The Cambridge Associates LLC U.S. Private Equity Index returned 10.9 percent in 2011, compared to 8.4 percent for the Dow Jones Industrial Average and 2.1 percent for the S&P 500, according to data provided by Cambridge.

It was also a good year for private equity investors who wanted money back. Known as limited partners, these investors received $93.6 billion from their fund managers, the largest annual amount in the history of the index and a 30 percent increase over distributions in 2010, Cambridge said.

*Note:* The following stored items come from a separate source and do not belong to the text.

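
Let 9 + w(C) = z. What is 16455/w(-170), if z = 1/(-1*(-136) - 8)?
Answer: -2106240/1151 ≈ -1829.9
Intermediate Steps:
z = 1/128 (z = 1/(136 - 8) = 1/128 ≈ 0.0078125)
w(C) = -1151/128 (w(C) = -9 + 1/128 = -1151/128)
16455/w(-170) = 16455/(-1151/128) = 16455*(-128/1151) = -2106240/1151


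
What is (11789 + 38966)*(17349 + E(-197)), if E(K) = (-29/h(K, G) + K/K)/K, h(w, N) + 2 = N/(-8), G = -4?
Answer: 520401064490/591 ≈ 8.8054e+8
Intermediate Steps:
h(w, N) = -2 - N/8 (h(w, N) = -2 + N/(-8) = -2 + N*(-⅛) = -2 - N/8)
E(K) = 61/(3*K) (E(K) = (-29/(-2 - ⅛*(-4)) + K/K)/K = (-29/(-2 + ½) + 1)/K = (-29/(-3/2) + 1)/K = (-29*(-⅔) + 1)/K = (58/3 + 1)/K = 61/(3*K))
(11789 + 38966)*(17349 + E(-197)) = (11789 + 38966)*(17349 + (61/3)/(-197)) = 50755*(17349 + (61/3)*(-1/197)) = 50755*(17349 - 61/591) = 50755*(10253198/591) = 520401064490/591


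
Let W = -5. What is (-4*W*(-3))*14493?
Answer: -869580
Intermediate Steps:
(-4*W*(-3))*14493 = (-4*(-5)*(-3))*14493 = (20*(-3))*14493 = -60*14493 = -869580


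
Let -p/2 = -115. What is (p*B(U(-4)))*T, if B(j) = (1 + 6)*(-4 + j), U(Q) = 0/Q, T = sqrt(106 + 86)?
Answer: -51520*sqrt(3) ≈ -89235.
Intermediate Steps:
p = 230 (p = -2*(-115) = 230)
T = 8*sqrt(3) (T = sqrt(192) = 8*sqrt(3) ≈ 13.856)
U(Q) = 0
B(j) = -28 + 7*j (B(j) = 7*(-4 + j) = -28 + 7*j)
(p*B(U(-4)))*T = (230*(-28 + 7*0))*(8*sqrt(3)) = (230*(-28 + 0))*(8*sqrt(3)) = (230*(-28))*(8*sqrt(3)) = -51520*sqrt(3)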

"The record distributions likely reflect the long-awaited completion of realization events delayed largely due to the recession and buoyed by active M&A and IPO environments in 2011," Andrea Auerbach, head of private investment research at Cambridge Associates, said in a statement.

M&A activity was off to a strong start in the first half of 2011, allowing private equity firms to shed assets. The euro zone crisis later curtailed activity, but global M&A still totaled $2.6 trillion for the entire 2011, a 7 percent increase from comparable 2010 levels, according to Thomson Reuters data.

Technology proved a resilient economic sector within U.S. private equity. Software led the pack in 2011 within the private equity index with an annual return of 17.9 percent, followed by information technology at 17.2 percent and media at 15.9 percent, Cambridge said.

The private equity index also beat out the performance of large public companies in the S&P 500 on a three, five and ten-year annualized basis, although it underperformed on a quarterly basis in the fourth quarter of 2011, Cambridge said.

The Cambridge Associates LLC U.S. Venture Capital Index returned 13.2 percent in 2011, also beating public markets.

Cambridge calculates its indexes based on performance results submitted by more than 4,500 private partnerships and their over 62,000 portfolio company investments.